Alfredo Panzini (1863-1939) was a successful Italian novelist and lexicographer. He was born in Senigallia but spent his childhood at Bellaria (near Rimini). He studied Latin, Greek and Italian under Giosue Carducci at the University of Bologna.
Hans Arnold (Babette von Buelow) (1850-1927) was the daughter of Jewish lawyer, writer and astronomer, Felix Eberty. She grew up in Breslau (Wroclaw, Poland) where her father was a Professor at the University.
Grazia Deledda(1871-1936) was an Italian author who received the Nobel Prize for Literature in 1926. She was born in Nuoro, Sardinia and much of her writing is inspired by the Sardinian peasantry and the rugged landscape in which they lived.
Marie Bernhard (1857-1937), a German writer, was born and brought up in Koenigsberg where her father was a teacher at a Realgymnasium (high school). Like her contemporaries Hans Arnold and the English writer George Eliot, she felt constrained to publish her early works under a masculine pseudonym, Bernhard Frey.
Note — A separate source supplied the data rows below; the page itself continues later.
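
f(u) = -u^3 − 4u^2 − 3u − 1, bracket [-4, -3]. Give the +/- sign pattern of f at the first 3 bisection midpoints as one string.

++-

midpoint -3.5: f = 3.375 > 0 → [-3.5, -3]
midpoint -3.25: f = 0.828125 > 0 → [-3.25, -3]
midpoint -3.125: f = -0.169922 < 0 → [-3.25, -3.125]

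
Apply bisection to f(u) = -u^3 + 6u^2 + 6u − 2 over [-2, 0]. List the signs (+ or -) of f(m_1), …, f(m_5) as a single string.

f(-1) = -1 < 0, so the root lies in [-2, -1]
f(-1.5) = 5.875 > 0, so the root lies in [-1.5, -1]
f(-1.25) = 1.828125 > 0, so the root lies in [-1.25, -1]
f(-1.125) = 0.2676 > 0, so the root lies in [-1.125, -1]
f(-1.0625) = -0.4021 < 0, so the root lies in [-1.125, -1.0625]

-+++-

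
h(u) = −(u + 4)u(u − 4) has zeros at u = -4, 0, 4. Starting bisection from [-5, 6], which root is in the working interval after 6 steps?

h(0.5) = 7.875 > 0, so the root lies in [0.5, 6]
h(3.25) = 17.671875 > 0, so the root lies in [3.25, 6]
h(4.625) = -24.931641 < 0, so the root lies in [3.25, 4.625]
h(3.9375) = 1.9534 > 0, so the root lies in [3.9375, 4.625]
h(4.28125) = -9.9715 < 0, so the root lies in [3.9375, 4.28125]
h(4.109375) = -3.6449 < 0, so the root lies in [3.9375, 4.109375]

4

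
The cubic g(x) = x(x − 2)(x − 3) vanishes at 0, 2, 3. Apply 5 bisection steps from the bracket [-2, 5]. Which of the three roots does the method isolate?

midpoint 1.5: g = 1.125 > 0 → [-2, 1.5]
midpoint -0.25: g = -1.828125 < 0 → [-0.25, 1.5]
midpoint 0.625: g = 2.041016 > 0 → [-0.25, 0.625]
midpoint 0.1875: g = 0.9558 > 0 → [-0.25, 0.1875]
midpoint -0.03125: g = -0.1924 < 0 → [-0.03125, 0.1875]

0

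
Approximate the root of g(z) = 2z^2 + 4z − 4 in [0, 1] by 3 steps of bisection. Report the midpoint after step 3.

z = 0.5 gives g = -1.5, negative; keep [0.5, 1]
z = 0.75 gives g = 0.125, positive; keep [0.5, 0.75]
z = 0.625 gives g = -0.71875, negative; keep [0.625, 0.75]

0.625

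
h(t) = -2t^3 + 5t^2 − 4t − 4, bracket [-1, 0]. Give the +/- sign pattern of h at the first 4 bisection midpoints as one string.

t = -0.5 gives h = -0.5, negative; keep [-1, -0.5]
t = -0.75 gives h = 2.65625, positive; keep [-0.75, -0.5]
t = -0.625 gives h = 0.941406, positive; keep [-0.625, -0.5]
t = -0.5625 gives h = 0.188, positive; keep [-0.5625, -0.5]

-+++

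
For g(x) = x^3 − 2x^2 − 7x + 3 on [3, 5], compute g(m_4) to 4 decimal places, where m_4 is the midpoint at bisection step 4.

x = 4 gives g = 7, positive; keep [3, 4]
x = 3.5 gives g = -3.125, negative; keep [3.5, 4]
x = 3.75 gives g = 1.359375, positive; keep [3.5, 3.75]
x = 3.625 gives g = -1.0215, negative; keep [3.625, 3.75]

-1.0215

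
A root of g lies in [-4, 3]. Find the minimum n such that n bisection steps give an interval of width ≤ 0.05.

Width after n steps is 7/2^n. Need 2^n ≥ 7/0.05 = 140.
2^7 = 128 < 140 ≤ 2^8 = 256, so n = 8.

8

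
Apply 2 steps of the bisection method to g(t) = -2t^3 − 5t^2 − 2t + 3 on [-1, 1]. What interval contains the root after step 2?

m = 0, g(m) = 3 (+); new bracket [0, 1]
m = 0.5, g(m) = 0.5 (+); new bracket [0.5, 1]

[0.5, 1]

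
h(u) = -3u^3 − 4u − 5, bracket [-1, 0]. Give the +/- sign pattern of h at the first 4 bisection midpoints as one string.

m = -0.5, h(m) = -2.625 (−); new bracket [-1, -0.5]
m = -0.75, h(m) = -0.734375 (−); new bracket [-1, -0.75]
m = -0.875, h(m) = 0.509766 (+); new bracket [-0.875, -0.75]
m = -0.8125, h(m) = -0.1409 (−); new bracket [-0.875, -0.8125]

--+-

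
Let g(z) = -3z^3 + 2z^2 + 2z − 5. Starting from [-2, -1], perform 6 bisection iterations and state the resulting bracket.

[-1.171875, -1.15625]

g(-1.5) = 6.625 > 0, so the root lies in [-1.5, -1]
g(-1.25) = 1.484375 > 0, so the root lies in [-1.25, -1]
g(-1.125) = -0.447266 < 0, so the root lies in [-1.25, -1.125]
g(-1.1875) = 0.469 > 0, so the root lies in [-1.1875, -1.125]
g(-1.15625) = -0.0013 < 0, so the root lies in [-1.1875, -1.15625]
g(-1.171875) = 0.2308 > 0, so the root lies in [-1.171875, -1.15625]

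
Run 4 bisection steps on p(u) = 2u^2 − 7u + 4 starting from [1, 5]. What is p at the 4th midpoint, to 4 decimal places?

m = 3, p(m) = 1 (+); new bracket [1, 3]
m = 2, p(m) = -2 (−); new bracket [2, 3]
m = 2.5, p(m) = -1 (−); new bracket [2.5, 3]
m = 2.75, p(m) = -0.125 (−); new bracket [2.75, 3]

-0.1250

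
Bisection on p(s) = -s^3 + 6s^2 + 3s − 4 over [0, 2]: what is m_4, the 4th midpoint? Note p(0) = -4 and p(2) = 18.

p(1) = 4 > 0, so the root lies in [0, 1]
p(0.5) = -1.125 < 0, so the root lies in [0.5, 1]
p(0.75) = 1.203125 > 0, so the root lies in [0.5, 0.75]
p(0.625) = -0.0254 < 0, so the root lies in [0.625, 0.75]

0.625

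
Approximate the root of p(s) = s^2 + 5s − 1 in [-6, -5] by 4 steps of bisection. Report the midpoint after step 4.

-5.1875

p(-5.5) = 1.75 > 0, so the root lies in [-5.5, -5]
p(-5.25) = 0.3125 > 0, so the root lies in [-5.25, -5]
p(-5.125) = -0.359375 < 0, so the root lies in [-5.25, -5.125]
p(-5.1875) = -0.0273 < 0, so the root lies in [-5.25, -5.1875]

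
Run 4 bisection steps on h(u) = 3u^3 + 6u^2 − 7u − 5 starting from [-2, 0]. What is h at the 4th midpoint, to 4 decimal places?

u = -1 gives h = 5, positive; keep [-1, 0]
u = -0.5 gives h = -0.375, negative; keep [-1, -0.5]
u = -0.75 gives h = 2.359375, positive; keep [-0.75, -0.5]
u = -0.625 gives h = 0.9863, positive; keep [-0.625, -0.5]

0.9863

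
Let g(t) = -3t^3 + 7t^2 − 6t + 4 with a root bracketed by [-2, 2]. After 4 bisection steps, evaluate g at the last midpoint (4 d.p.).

midpoint 0: g = 4 > 0 → [0, 2]
midpoint 1: g = 2 > 0 → [1, 2]
midpoint 1.5: g = 0.625 > 0 → [1.5, 2]
midpoint 1.75: g = -1.1406 < 0 → [1.5, 1.75]

-1.1406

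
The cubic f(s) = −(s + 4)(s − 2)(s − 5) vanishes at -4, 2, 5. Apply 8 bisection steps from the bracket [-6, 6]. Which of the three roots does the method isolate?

s = 0 gives f = -40, negative; keep [-6, 0]
s = -3 gives f = -40, negative; keep [-6, -3]
s = -4.5 gives f = 30.875, positive; keep [-4.5, -3]
s = -3.75 gives f = -12.5781, negative; keep [-4.5, -3.75]
s = -4.125 gives f = 6.9863, positive; keep [-4.125, -3.75]
s = -3.9375 gives f = -3.3167, negative; keep [-4.125, -3.9375]
s = -4.03125 gives f = 1.7022, positive; keep [-4.03125, -3.9375]
s = -3.984375 gives f = -0.8401, negative; keep [-4.03125, -3.984375]

-4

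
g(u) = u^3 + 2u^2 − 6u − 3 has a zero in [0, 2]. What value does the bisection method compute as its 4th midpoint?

g(1) = -6 < 0, so the root lies in [1, 2]
g(1.5) = -4.125 < 0, so the root lies in [1.5, 2]
g(1.75) = -2.015625 < 0, so the root lies in [1.75, 2]
g(1.875) = -0.627 < 0, so the root lies in [1.875, 2]

1.875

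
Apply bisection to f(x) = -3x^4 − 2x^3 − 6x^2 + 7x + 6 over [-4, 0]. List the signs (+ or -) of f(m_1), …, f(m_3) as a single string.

--+

midpoint -2: f = -64 < 0 → [-2, 0]
midpoint -1: f = -8 < 0 → [-1, 0]
midpoint -0.5: f = 1.0625 > 0 → [-1, -0.5]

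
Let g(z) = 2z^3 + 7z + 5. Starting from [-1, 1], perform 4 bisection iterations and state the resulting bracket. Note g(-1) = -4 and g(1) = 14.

[-0.75, -0.625]

z = 0 gives g = 5, positive; keep [-1, 0]
z = -0.5 gives g = 1.25, positive; keep [-1, -0.5]
z = -0.75 gives g = -1.09375, negative; keep [-0.75, -0.5]
z = -0.625 gives g = 0.1367, positive; keep [-0.75, -0.625]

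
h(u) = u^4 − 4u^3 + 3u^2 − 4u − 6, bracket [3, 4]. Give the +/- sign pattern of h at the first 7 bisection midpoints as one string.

-++--+-

u = 3.5 gives h = -4.6875, negative; keep [3.5, 4]
u = 3.75 gives h = 8.003906, positive; keep [3.5, 3.75]
u = 3.625 gives h = 1.058838, positive; keep [3.5, 3.625]
u = 3.5625 gives h = -1.9565, negative; keep [3.5625, 3.625]
u = 3.59375 gives h = -0.4853, negative; keep [3.59375, 3.625]
u = 3.609375 gives h = 0.2775, positive; keep [3.59375, 3.609375]
u = 3.6015625 gives h = -0.1062, negative; keep [3.6015625, 3.609375]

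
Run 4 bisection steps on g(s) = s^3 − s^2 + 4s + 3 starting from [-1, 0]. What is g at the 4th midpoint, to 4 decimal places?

s = -0.5 gives g = 0.625, positive; keep [-1, -0.5]
s = -0.75 gives g = -0.984375, negative; keep [-0.75, -0.5]
s = -0.625 gives g = -0.134766, negative; keep [-0.625, -0.5]
s = -0.5625 gives g = 0.2556, positive; keep [-0.625, -0.5625]

0.2556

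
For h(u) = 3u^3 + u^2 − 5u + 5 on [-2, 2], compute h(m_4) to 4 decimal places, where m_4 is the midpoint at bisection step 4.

0.7344

midpoint 0: h = 5 > 0 → [-2, 0]
midpoint -1: h = 8 > 0 → [-2, -1]
midpoint -1.5: h = 4.625 > 0 → [-2, -1.5]
midpoint -1.75: h = 0.7344 > 0 → [-2, -1.75]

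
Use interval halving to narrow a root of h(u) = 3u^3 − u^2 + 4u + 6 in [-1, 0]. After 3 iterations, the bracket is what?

[-0.875, -0.75]

midpoint -0.5: h = 3.375 > 0 → [-1, -0.5]
midpoint -0.75: h = 1.171875 > 0 → [-1, -0.75]
midpoint -0.875: h = -0.275391 < 0 → [-0.875, -0.75]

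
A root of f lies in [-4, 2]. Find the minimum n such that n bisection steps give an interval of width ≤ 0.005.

11

Width after n steps is 6/2^n. Need 2^n ≥ 6/0.005 = 1200.
2^10 = 1024 < 1200 ≤ 2^11 = 2048, so n = 11.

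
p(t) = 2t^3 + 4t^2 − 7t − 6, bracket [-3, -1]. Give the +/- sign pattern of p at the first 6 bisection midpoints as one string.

+++-++

p(-2) = 8 > 0, so the root lies in [-3, -2]
p(-2.5) = 5.25 > 0, so the root lies in [-3, -2.5]
p(-2.75) = 1.90625 > 0, so the root lies in [-3, -2.75]
p(-2.875) = -0.3398 < 0, so the root lies in [-2.875, -2.75]
p(-2.8125) = 0.8335 > 0, so the root lies in [-2.875, -2.8125]
p(-2.84375) = 0.2596 > 0, so the root lies in [-2.875, -2.84375]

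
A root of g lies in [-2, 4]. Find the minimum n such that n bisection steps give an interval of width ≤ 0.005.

Width after n steps is 6/2^n. Need 2^n ≥ 6/0.005 = 1200.
2^10 = 1024 < 1200 ≤ 2^11 = 2048, so n = 11.

11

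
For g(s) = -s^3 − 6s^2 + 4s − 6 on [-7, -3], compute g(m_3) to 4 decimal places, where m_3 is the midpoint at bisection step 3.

-10.8750

m = -5, g(m) = -51 (−); new bracket [-7, -5]
m = -6, g(m) = -30 (−); new bracket [-7, -6]
m = -6.5, g(m) = -10.875 (−); new bracket [-7, -6.5]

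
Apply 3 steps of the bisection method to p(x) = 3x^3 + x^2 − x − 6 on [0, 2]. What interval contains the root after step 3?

p(1) = -3 < 0, so the root lies in [1, 2]
p(1.5) = 4.875 > 0, so the root lies in [1, 1.5]
p(1.25) = 0.171875 > 0, so the root lies in [1, 1.25]

[1, 1.25]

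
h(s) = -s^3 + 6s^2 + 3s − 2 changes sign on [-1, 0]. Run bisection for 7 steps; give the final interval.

[-0.8125, -0.8046875]

m = -0.5, h(m) = -1.875 (−); new bracket [-1, -0.5]
m = -0.75, h(m) = -0.453125 (−); new bracket [-1, -0.75]
m = -0.875, h(m) = 0.638672 (+); new bracket [-0.875, -0.75]
m = -0.8125, h(m) = 0.0598 (+); new bracket [-0.8125, -0.75]
m = -0.78125, h(m) = -0.2048 (−); new bracket [-0.8125, -0.78125]
m = -0.796875, h(m) = -0.0745 (−); new bracket [-0.8125, -0.796875]
m = -0.8046875, h(m) = -0.0079 (−); new bracket [-0.8125, -0.8046875]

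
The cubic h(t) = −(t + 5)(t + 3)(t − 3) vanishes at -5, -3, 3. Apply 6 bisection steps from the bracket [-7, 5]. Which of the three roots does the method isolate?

t = -1 gives h = 32, positive; keep [-1, 5]
t = 2 gives h = 35, positive; keep [2, 5]
t = 3.5 gives h = -27.625, negative; keep [2, 3.5]
t = 2.75 gives h = 11.1406, positive; keep [2.75, 3.5]
t = 3.125 gives h = -6.2207, negative; keep [2.75, 3.125]
t = 2.9375 gives h = 2.9456, positive; keep [2.9375, 3.125]

3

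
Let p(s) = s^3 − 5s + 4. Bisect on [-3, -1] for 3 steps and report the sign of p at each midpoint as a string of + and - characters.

m = -2, p(m) = 6 (+); new bracket [-3, -2]
m = -2.5, p(m) = 0.875 (+); new bracket [-3, -2.5]
m = -2.75, p(m) = -3.046875 (−); new bracket [-2.75, -2.5]

++-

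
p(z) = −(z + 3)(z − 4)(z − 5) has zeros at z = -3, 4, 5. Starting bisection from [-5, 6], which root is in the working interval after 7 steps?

-3

z = 0.5 gives p = -55.125, negative; keep [-5, 0.5]
z = -2.25 gives p = -33.984375, negative; keep [-5, -2.25]
z = -3.625 gives p = 41.103516, positive; keep [-3.625, -2.25]
z = -2.9375 gives p = -3.4417, negative; keep [-3.625, -2.9375]
z = -3.28125 gives p = 16.9588, positive; keep [-3.28125, -2.9375]
z = -3.109375 gives p = 6.3058, positive; keep [-3.109375, -2.9375]
z = -3.0234375 gives p = 1.3208, positive; keep [-3.0234375, -2.9375]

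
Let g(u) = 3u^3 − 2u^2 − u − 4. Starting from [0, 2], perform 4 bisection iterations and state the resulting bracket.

m = 1, g(m) = -4 (−); new bracket [1, 2]
m = 1.5, g(m) = 0.125 (+); new bracket [1, 1.5]
m = 1.25, g(m) = -2.515625 (−); new bracket [1.25, 1.5]
m = 1.375, g(m) = -1.3574 (−); new bracket [1.375, 1.5]

[1.375, 1.5]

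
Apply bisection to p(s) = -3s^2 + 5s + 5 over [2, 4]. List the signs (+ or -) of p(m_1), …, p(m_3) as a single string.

--+

m = 3, p(m) = -7 (−); new bracket [2, 3]
m = 2.5, p(m) = -1.25 (−); new bracket [2, 2.5]
m = 2.25, p(m) = 1.0625 (+); new bracket [2.25, 2.5]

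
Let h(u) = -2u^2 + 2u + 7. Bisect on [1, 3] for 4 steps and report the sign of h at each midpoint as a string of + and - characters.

+-++

h(2) = 3 > 0, so the root lies in [2, 3]
h(2.5) = -0.5 < 0, so the root lies in [2, 2.5]
h(2.25) = 1.375 > 0, so the root lies in [2.25, 2.5]
h(2.375) = 0.4688 > 0, so the root lies in [2.375, 2.5]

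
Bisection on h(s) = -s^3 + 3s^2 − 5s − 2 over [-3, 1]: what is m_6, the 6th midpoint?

h(-1) = 7 > 0, so the root lies in [-1, 1]
h(0) = -2 < 0, so the root lies in [-1, 0]
h(-0.5) = 1.375 > 0, so the root lies in [-0.5, 0]
h(-0.25) = -0.5469 < 0, so the root lies in [-0.5, -0.25]
h(-0.375) = 0.3496 > 0, so the root lies in [-0.375, -0.25]
h(-0.3125) = -0.114 < 0, so the root lies in [-0.375, -0.3125]

-0.3125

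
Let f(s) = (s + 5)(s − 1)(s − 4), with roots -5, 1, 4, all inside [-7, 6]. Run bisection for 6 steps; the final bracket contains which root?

-5

s = -0.5 gives f = 30.375, positive; keep [-7, -0.5]
s = -3.75 gives f = 46.015625, positive; keep [-7, -3.75]
s = -5.375 gives f = -22.412109, negative; keep [-5.375, -3.75]
s = -4.5625 gives f = 20.8376, positive; keep [-5.375, -4.5625]
s = -4.96875 gives f = 1.6729, positive; keep [-5.375, -4.96875]
s = -5.171875 gives f = -9.7294, negative; keep [-5.171875, -4.96875]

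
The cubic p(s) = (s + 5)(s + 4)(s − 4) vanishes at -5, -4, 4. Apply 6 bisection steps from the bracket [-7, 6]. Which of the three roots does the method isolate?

midpoint -0.5: p = -70.875 < 0 → [-0.5, 6]
midpoint 2.75: p = -65.390625 < 0 → [2.75, 6]
midpoint 4.375: p = 29.443359 > 0 → [2.75, 4.375]
midpoint 3.5625: p = -28.3298 < 0 → [3.5625, 4.375]
midpoint 3.96875: p = -2.2334 < 0 → [3.96875, 4.375]
midpoint 4.171875: p = 12.8823 > 0 → [3.96875, 4.171875]

4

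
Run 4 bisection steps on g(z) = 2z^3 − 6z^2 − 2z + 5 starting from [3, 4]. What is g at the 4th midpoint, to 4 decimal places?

m = 3.5, g(m) = 10.25 (+); new bracket [3, 3.5]
m = 3.25, g(m) = 3.78125 (+); new bracket [3, 3.25]
m = 3.125, g(m) = 1.191406 (+); new bracket [3, 3.125]
m = 3.0625, g(m) = 0.0474 (+); new bracket [3, 3.0625]

0.0474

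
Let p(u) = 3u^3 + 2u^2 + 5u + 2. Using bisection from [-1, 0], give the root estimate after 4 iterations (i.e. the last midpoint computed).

-0.4375

midpoint -0.5: p = -0.375 < 0 → [-0.5, 0]
midpoint -0.25: p = 0.828125 > 0 → [-0.5, -0.25]
midpoint -0.375: p = 0.248047 > 0 → [-0.5, -0.375]
midpoint -0.4375: p = -0.0559 < 0 → [-0.4375, -0.375]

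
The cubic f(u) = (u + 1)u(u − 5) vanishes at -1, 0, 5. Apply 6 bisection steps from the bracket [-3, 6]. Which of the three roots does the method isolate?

5

u = 1.5 gives f = -13.125, negative; keep [1.5, 6]
u = 3.75 gives f = -22.265625, negative; keep [3.75, 6]
u = 4.875 gives f = -3.580078, negative; keep [4.875, 6]
u = 5.4375 gives f = 15.3142, positive; keep [4.875, 5.4375]
u = 5.15625 gives f = 4.9599, positive; keep [4.875, 5.15625]
u = 5.015625 gives f = 0.4714, positive; keep [4.875, 5.015625]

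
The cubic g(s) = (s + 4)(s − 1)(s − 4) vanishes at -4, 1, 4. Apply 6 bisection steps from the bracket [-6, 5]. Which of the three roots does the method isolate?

midpoint -0.5: g = 23.625 > 0 → [-6, -0.5]
midpoint -3.25: g = 23.109375 > 0 → [-6, -3.25]
midpoint -4.625: g = -30.322266 < 0 → [-4.625, -3.25]
midpoint -3.9375: g = 2.4495 > 0 → [-4.625, -3.9375]
midpoint -4.28125: g = -12.3006 < 0 → [-4.28125, -3.9375]
midpoint -4.109375: g = -4.5318 < 0 → [-4.109375, -3.9375]

-4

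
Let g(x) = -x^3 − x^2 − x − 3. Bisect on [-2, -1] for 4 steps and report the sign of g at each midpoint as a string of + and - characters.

-++-

m = -1.5, g(m) = -0.375 (−); new bracket [-2, -1.5]
m = -1.75, g(m) = 1.046875 (+); new bracket [-1.75, -1.5]
m = -1.625, g(m) = 0.275391 (+); new bracket [-1.625, -1.5]
m = -1.5625, g(m) = -0.0642 (−); new bracket [-1.625, -1.5625]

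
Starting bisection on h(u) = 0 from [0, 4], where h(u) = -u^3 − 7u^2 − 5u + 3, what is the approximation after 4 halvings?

0.25

h(2) = -43 < 0, so the root lies in [0, 2]
h(1) = -10 < 0, so the root lies in [0, 1]
h(0.5) = -1.375 < 0, so the root lies in [0, 0.5]
h(0.25) = 1.2969 > 0, so the root lies in [0.25, 0.5]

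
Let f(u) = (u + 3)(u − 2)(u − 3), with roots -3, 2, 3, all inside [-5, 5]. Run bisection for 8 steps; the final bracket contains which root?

-3

m = 0, f(m) = 18 (+); new bracket [-5, 0]
m = -2.5, f(m) = 12.375 (+); new bracket [-5, -2.5]
m = -3.75, f(m) = -29.109375 (−); new bracket [-3.75, -2.5]
m = -3.125, f(m) = -3.9238 (−); new bracket [-3.125, -2.5]
m = -2.8125, f(m) = 5.2449 (+); new bracket [-3.125, -2.8125]
m = -2.96875, f(m) = 0.9268 (+); new bracket [-3.125, -2.96875]
m = -3.046875, f(m) = -1.4305 (−); new bracket [-3.046875, -2.96875]
m = -3.0078125, f(m) = -0.235 (−); new bracket [-3.0078125, -2.96875]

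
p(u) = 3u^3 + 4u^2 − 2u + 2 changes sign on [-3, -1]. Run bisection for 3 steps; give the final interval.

m = -2, p(m) = -2 (−); new bracket [-2, -1]
m = -1.5, p(m) = 3.875 (+); new bracket [-2, -1.5]
m = -1.75, p(m) = 1.671875 (+); new bracket [-2, -1.75]

[-2, -1.75]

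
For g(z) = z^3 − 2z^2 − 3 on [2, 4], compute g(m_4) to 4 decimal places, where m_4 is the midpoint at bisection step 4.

g(3) = 6 > 0, so the root lies in [2, 3]
g(2.5) = 0.125 > 0, so the root lies in [2, 2.5]
g(2.25) = -1.734375 < 0, so the root lies in [2.25, 2.5]
g(2.375) = -0.8848 < 0, so the root lies in [2.375, 2.5]

-0.8848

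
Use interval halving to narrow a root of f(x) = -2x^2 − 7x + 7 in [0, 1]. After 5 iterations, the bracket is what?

m = 0.5, f(m) = 3 (+); new bracket [0.5, 1]
m = 0.75, f(m) = 0.625 (+); new bracket [0.75, 1]
m = 0.875, f(m) = -0.65625 (−); new bracket [0.75, 0.875]
m = 0.8125, f(m) = -0.0078 (−); new bracket [0.75, 0.8125]
m = 0.78125, f(m) = 0.3105 (+); new bracket [0.78125, 0.8125]

[0.78125, 0.8125]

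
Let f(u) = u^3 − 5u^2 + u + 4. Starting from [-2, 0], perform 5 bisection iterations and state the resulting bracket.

midpoint -1: f = -3 < 0 → [-1, 0]
midpoint -0.5: f = 2.125 > 0 → [-1, -0.5]
midpoint -0.75: f = 0.015625 > 0 → [-1, -0.75]
midpoint -0.875: f = -1.373 < 0 → [-0.875, -0.75]
midpoint -0.8125: f = -0.6497 < 0 → [-0.8125, -0.75]

[-0.8125, -0.75]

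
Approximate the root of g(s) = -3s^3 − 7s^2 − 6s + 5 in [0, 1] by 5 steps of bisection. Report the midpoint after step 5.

m = 0.5, g(m) = -0.125 (−); new bracket [0, 0.5]
m = 0.25, g(m) = 3.015625 (+); new bracket [0.25, 0.5]
m = 0.375, g(m) = 1.607422 (+); new bracket [0.375, 0.5]
m = 0.4375, g(m) = 0.7839 (+); new bracket [0.4375, 0.5]
m = 0.46875, g(m) = 0.3404 (+); new bracket [0.46875, 0.5]

0.46875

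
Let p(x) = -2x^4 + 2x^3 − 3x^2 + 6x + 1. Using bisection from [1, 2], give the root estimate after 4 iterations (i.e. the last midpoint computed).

x = 1.5 gives p = -0.125, negative; keep [1, 1.5]
x = 1.25 gives p = 2.835938, positive; keep [1.25, 1.5]
x = 1.375 gives p = 1.628418, positive; keep [1.375, 1.5]
x = 1.4375 gives p = 0.8266, positive; keep [1.4375, 1.5]

1.4375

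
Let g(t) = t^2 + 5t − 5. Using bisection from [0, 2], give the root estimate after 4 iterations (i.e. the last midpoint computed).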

Max Brod (1884-1968), was a Jewish writer from the German speaking community of Prague where he lived until his emigration to Palestine in 1939. He is best known as the life-long friend and publisher of Franz Kafka but he was a successful and prolific author in his own right. Jewish Women and Arnold Beer: The Fate of a Jew are unique portraits of the lives of the assimilated Jews of Prague before the First World War.
Nan Östman (1923-2015) was a Swedish writer, mainly of children’s books for which she was awarded the Astrid Lindgren Prize in 1987. In 1999 she turned her hand with equal success to adult themes with the publication of Ett Slags Sällskap in 1999 followed by En Varm Vänskap in 2003.